- Church: Church of England
- Diocese: Diocese of Birmingham
- In office: 30 September 2017 – present
- Predecessor: Catherine Ogle
- Previous post: Vicar of Bolton Parish Church (September 2008 – 30 September 2017)

Orders
- Ordination: 1994 (deacon) 1995 (priest)

Personal details
- Born: Matthew Thompson 1968 (age 57–58)
- Denomination: Anglicanism
- Alma mater: Corpus Christi College, Cambridge Ridley Hall, Cambridge

= Matt Thompson (priest) =

21st-century British Anglican priest

Matthew Thompson (born 1968) is a British Anglican priest. Since 2017, he has been the Dean of Birmingham – head of the chapter of canons of Birmingham Cathedral and the most senior priest in the Diocese of Birmingham. He was previously, since 2008, vicar of Bolton Parish Church in the Diocese of Manchester.

==Early life and education==
Thompson was born in 1968 and grew up in the West Midlands. He studied theology and religious studies at Corpus Christi College, Cambridge, graduating with a Bachelor of Arts (BA) degree in 1990: as per tradition, his BA degree was promoted to a Master of Arts (MA Cantab) degree in 1994. In 1991, he matriculated into Ridley Hall, Cambridge, an evangelical Anglican theological college, to train for ordained ministry. During this time he also continued his theological studies, and graduated from Corpus Christi College, Cambridge with a Master of Philosophy (MPhil) degree in 1994.

==Ordained ministry==
Thompson was ordained in the Church of England as a deacon in 1994 and as a priest in 1995. From 1994 to 1997, he served his curacy at the Parish of the Ascension, Hulme in the Diocese of Manchester.

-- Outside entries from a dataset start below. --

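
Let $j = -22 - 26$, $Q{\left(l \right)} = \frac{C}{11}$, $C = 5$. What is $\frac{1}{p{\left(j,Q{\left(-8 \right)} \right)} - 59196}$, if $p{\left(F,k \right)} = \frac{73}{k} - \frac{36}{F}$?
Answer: $- \frac{20}{1180693} \approx -1.6939 \cdot 10^{-5}$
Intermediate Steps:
$Q{\left(l \right)} = \frac{5}{11}$
$j = -48$ ($j = -22 - 26 = -48$)
$p{\left(F,k \right)} = - \frac{36}{F} + \frac{73}{k}$
$\frac{1}{p{\left(j,Q{\left(-8 \right)} \right)} - 59196} = \frac{1}{\left(- \frac{36}{-48} + \frac{73}{\frac{5}{11}}\right) - 59196} = \frac{1}{\left(\left(-36\right) \left(- \frac{1}{48}\right) + 73 \cdot \frac{11}{5}\right) - 59196} = \frac{1}{\left(\frac{3}{4} + \frac{803}{5}\right) - 59196} = \frac{1}{\frac{3227}{20} - 59196} = \frac{1}{- \frac{1180693}{20}} = - \frac{20}{1180693}$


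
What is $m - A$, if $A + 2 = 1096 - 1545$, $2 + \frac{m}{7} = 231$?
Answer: $2054$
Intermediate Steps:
$m = 1603$ ($m = -14 + 7 \cdot 231 = -14 + 1617 = 1603$)
$A = -451$ ($A = -2 + \left(1096 - 1545\right) = -2 - 449 = -451$)
$m - A = 1603 - -451 = 1603 + 451 = 2054$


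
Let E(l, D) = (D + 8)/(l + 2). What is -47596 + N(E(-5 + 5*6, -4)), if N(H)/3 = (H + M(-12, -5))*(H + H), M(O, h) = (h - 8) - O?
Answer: -11566012/243 ≈ -47597.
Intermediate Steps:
M(O, h) = -8 + h - O (M(O, h) = (-8 + h) - O = -8 + h - O)
E(l, D) = (8 + D)/(2 + l)
N(H) = 6*H*(-1 + H) (N(H) = 3*((H + (-8 - 5 - 1*(-12)))*(H + H)) = 3*((H + (-8 - 5 + 12))*(2*H)) = 3*((H - 1)*(2*H)) = 3*((-1 + H)*(2*H)) = 3*(2*H*(-1 + H)) = 6*H*(-1 + H))
-47596 + N(E(-5 + 5*6, -4)) = -47596 + 6*((8 - 4)/(2 + (-5 + 5*6)))*(-1 + (8 - 4)/(2 + (-5 + 5*6))) = -47596 + 6*(4/(2 + (-5 + 30)))*(-1 + 4/(2 + (-5 + 30))) = -47596 + 6*(4/(2 + 25))*(-1 + 4/(2 + 25)) = -47596 + 6*(4/27)*(-1 + 4/27) = -47596 + 6*(4/27)*(-23/27) = -47596 - 184/243 = -11566012/243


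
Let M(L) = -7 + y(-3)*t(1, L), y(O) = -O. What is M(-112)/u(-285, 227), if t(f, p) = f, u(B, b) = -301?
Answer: 4/301 ≈ 0.013289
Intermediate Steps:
M(L) = -4 (M(L) = -7 - 1*(-3)*1 = -7 + 3*1 = -7 + 3 = -4)
M(-112)/u(-285, 227) = -4/(-301) = -4*(-1/301) = 4/301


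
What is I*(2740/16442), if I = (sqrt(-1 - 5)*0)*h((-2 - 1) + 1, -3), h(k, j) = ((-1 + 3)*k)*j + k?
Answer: 0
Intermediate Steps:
h(k, j) = k + 2*j*k (h(k, j) = (2*k)*j + k = 2*j*k + k = k + 2*j*k)
I = 0 (I = (sqrt(-1 - 5)*0)*(((-2 - 1) + 1)*(1 + 2*(-3))) = (sqrt(-6)*0)*((-3 + 1)*(1 - 6)) = ((I*sqrt(6))*0)*(-2*(-5)) = 0*10 = 0)
I*(2740/16442) = 0*(2740/16442) = 0*(2740*(1/16442)) = 0*(1370/8221) = 0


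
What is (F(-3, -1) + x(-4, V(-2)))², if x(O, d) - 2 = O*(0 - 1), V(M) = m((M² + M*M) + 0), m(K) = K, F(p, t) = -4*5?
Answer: 196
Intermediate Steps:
F(p, t) = -20
V(M) = 2*M² (V(M) = (M² + M*M) + 0 = (M² + M²) + 0 = 2*M² + 0 = 2*M²)
x(O, d) = 2 - O (x(O, d) = 2 + O*(0 - 1) = 2 + O*(-1) = 2 - O)
(F(-3, -1) + x(-4, V(-2)))² = (-20 + (2 - 1*(-4)))² = (-20 + (2 + 4))² = (-20 + 6)² = (-14)² = 196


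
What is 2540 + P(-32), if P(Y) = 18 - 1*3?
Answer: 2555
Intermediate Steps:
P(Y) = 15 (P(Y) = 18 - 3 = 15)
2540 + P(-32) = 2540 + 15 = 2555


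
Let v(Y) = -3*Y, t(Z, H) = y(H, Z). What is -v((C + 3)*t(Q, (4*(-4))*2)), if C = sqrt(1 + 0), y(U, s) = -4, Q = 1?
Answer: -48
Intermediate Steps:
C = 1 (C = sqrt(1) = 1)
t(Z, H) = -4
-v((C + 3)*t(Q, (4*(-4))*2)) = -(-3)*(1 + 3)*(-4) = -(-3)*4*(-4) = -(-3)*(-16) = -1*48 = -48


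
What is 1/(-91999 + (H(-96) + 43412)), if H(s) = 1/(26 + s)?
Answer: -70/3401091 ≈ -2.0582e-5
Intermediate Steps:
1/(-91999 + (H(-96) + 43412)) = 1/(-91999 + (1/(26 - 96) + 43412)) = 1/(-91999 + (1/(-70) + 43412)) = 1/(-91999 + (-1/70 + 43412)) = 1/(-91999 + 3038839/70) = 1/(-3401091/70) = -70/3401091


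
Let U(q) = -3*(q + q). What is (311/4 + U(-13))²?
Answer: 388129/16 ≈ 24258.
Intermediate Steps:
U(q) = -6*q
(311/4 + U(-13))² = (311/4 - 6*(-13))² = (311*(¼) + 78)² = (311/4 + 78)² = (623/4)² = 388129/16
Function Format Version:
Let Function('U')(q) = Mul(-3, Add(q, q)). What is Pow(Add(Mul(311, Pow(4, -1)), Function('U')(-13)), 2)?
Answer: Rational(388129, 16) ≈ 24258.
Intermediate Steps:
Function('U')(q) = Mul(-6, q) (Function('U')(q) = Mul(-3, Mul(2, q)) = Mul(-6, q))
Pow(Add(Mul(311, Pow(4, -1)), Function('U')(-13)), 2) = Pow(Add(Mul(311, Pow(4, -1)), Mul(-6, -13)), 2) = Pow(Add(Mul(311, Rational(1, 4)), 78), 2) = Pow(Add(Rational(311, 4), 78), 2) = Pow(Rational(623, 4), 2) = Rational(388129, 16)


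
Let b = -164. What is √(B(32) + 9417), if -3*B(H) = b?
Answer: √85245/3 ≈ 97.323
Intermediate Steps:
B(H) = 164/3 (B(H) = -⅓*(-164) = 164/3)
√(B(32) + 9417) = √(164/3 + 9417) = √(28415/3) = √85245/3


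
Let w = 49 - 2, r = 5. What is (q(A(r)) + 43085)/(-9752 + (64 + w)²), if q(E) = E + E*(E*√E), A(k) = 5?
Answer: 43090/2569 + 25*√5/2569 ≈ 16.795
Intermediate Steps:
w = 47
q(E) = E + E^(5/2) (q(E) = E + E*E^(3/2) = E + E^(5/2))
(q(A(r)) + 43085)/(-9752 + (64 + w)²) = ((5 + 5^(5/2)) + 43085)/(-9752 + (64 + 47)²) = ((5 + 25*√5) + 43085)/(-9752 + 111²) = (43090 + 25*√5)/(-9752 + 12321) = (43090 + 25*√5)/2569 = (43090 + 25*√5)*(1/2569) = 43090/2569 + 25*√5/2569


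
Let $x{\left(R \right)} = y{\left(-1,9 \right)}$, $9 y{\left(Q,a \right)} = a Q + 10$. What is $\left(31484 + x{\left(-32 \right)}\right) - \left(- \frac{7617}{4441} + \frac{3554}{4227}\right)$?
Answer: $\frac{1773118548968}{56316321} \approx 31485.0$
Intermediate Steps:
$y{\left(Q,a \right)} = \frac{10}{9} + \frac{Q a}{9}$ ($y{\left(Q,a \right)} = \frac{a Q + 10}{9} = \frac{Q a + 10}{9} = \frac{10 + Q a}{9} = \frac{10}{9} + \frac{Q a}{9}$)
$x{\left(R \right)} = \frac{1}{9}$ ($x{\left(R \right)} = \frac{10}{9} + \frac{1}{9} \left(-1\right) 9 = \frac{10}{9} - 1 = \frac{1}{9}$)
$\left(31484 + x{\left(-32 \right)}\right) - \left(- \frac{7617}{4441} + \frac{3554}{4227}\right) = \left(31484 + \frac{1}{9}\right) - \left(- \frac{7617}{4441} + \frac{3554}{4227}\right) = \frac{283357}{9} - - \frac{16413745}{18772107} = \frac{283357}{9} + \left(- \frac{3554}{4227} + \frac{7617}{4441}\right) = \frac{283357}{9} + \frac{16413745}{18772107} = \frac{1773118548968}{56316321}$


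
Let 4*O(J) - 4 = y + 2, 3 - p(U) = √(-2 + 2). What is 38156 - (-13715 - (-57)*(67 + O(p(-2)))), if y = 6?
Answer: 47881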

He then joined the Langley and Parkfield Team Ministry, and where he was an assistant curate from 1997 to 1998 and as team vicar from 1998 to 2000. He was priest-in-charge of St Cross with St Paul, Clayton, Manchester between 2000 and 2008. He was additionally Area Dean of Ardwick from 2003 to 2008. In September 2008, he became priest-in-charge of Bolton Parish Church. In 2011, he was made Vicar of Bolton Parish Church. In 2012, he was made an honorary canon of Manchester Cathedral.

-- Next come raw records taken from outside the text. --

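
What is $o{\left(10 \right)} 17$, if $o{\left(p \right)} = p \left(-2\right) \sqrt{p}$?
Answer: $- 340 \sqrt{10} \approx -1075.2$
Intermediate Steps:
$o{\left(p \right)} = - 2 p^{\frac{3}{2}}$ ($o{\left(p \right)} = - 2 p \sqrt{p} = - 2 p^{\frac{3}{2}}$)
$o{\left(10 \right)} 17 = - 2 \cdot 10^{\frac{3}{2}} \cdot 17 = - 2 \cdot 10 \sqrt{10} \cdot 17 = - 20 \sqrt{10} \cdot 17 = - 340 \sqrt{10}$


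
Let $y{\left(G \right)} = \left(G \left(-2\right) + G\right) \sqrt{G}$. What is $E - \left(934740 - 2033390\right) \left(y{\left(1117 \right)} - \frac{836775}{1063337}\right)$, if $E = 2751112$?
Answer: $\frac{2006036326994}{1063337} - 1227192050 \sqrt{1117} \approx -4.1013 \cdot 10^{10}$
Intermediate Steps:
$y{\left(G \right)} = - G^{\frac{3}{2}}$ ($y{\left(G \right)} = \left(- 2 G + G\right) \sqrt{G} = - G \sqrt{G} = - G^{\frac{3}{2}}$)
$E - \left(934740 - 2033390\right) \left(y{\left(1117 \right)} - \frac{836775}{1063337}\right) = 2751112 - \left(934740 - 2033390\right) \left(- 1117^{\frac{3}{2}} - \frac{836775}{1063337}\right) = 2751112 - - 1098650 \left(- 1117 \sqrt{1117} - \frac{836775}{1063337}\right) = 2751112 - - 1098650 \left(- \frac{836775}{1063337} - 1117 \sqrt{1117}\right) = 2751112 - \left(\frac{919322853750}{1063337} + 1227192050 \sqrt{1117}\right) = \frac{2006036326994}{1063337} - 1227192050 \sqrt{1117}$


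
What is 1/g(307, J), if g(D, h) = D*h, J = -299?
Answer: -1/91793 ≈ -1.0894e-5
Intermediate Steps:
1/g(307, J) = 1/(307*(-299)) = 1/(-91793) = -1/91793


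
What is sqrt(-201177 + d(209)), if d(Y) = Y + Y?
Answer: I*sqrt(200759) ≈ 448.06*I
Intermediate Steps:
d(Y) = 2*Y
sqrt(-201177 + d(209)) = sqrt(-201177 + 2*209) = sqrt(-201177 + 418) = sqrt(-200759) = I*sqrt(200759)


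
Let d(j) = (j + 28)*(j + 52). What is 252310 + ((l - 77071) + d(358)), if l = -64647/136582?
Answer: 45549895771/136582 ≈ 3.3350e+5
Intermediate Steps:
d(j) = (28 + j)*(52 + j)
l = -64647/136582 (l = -64647*1/136582 = -64647/136582 ≈ -0.47332)
252310 + ((l - 77071) + d(358)) = 252310 + ((-64647/136582 - 77071) + (1456 + 358² + 80*358)) = 252310 + (-10526575969/136582 + (1456 + 128164 + 28640)) = 252310 + (-10526575969/136582 + 158260) = 252310 + 11088891351/136582 = 45549895771/136582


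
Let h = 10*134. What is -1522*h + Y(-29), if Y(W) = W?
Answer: -2039509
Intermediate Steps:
h = 1340
-1522*h + Y(-29) = -1522*1340 - 29 = -2039480 - 29 = -2039509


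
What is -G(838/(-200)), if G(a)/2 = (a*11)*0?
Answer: 0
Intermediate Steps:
G(a) = 0 (G(a) = 2*((a*11)*0) = 2*((11*a)*0) = 2*0 = 0)
-G(838/(-200)) = -1*0 = 0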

On 7 May 2017, it was announced that Thompson would be the next Dean of Birmingham, the head of the chapter of canons of Birmingham Cathedral and the most senior priest in the Diocese of Birmingham. He was installed as dean on 30 September 2017 during a service at the cathedral.

==Personal life==
Thompson is married and has one child.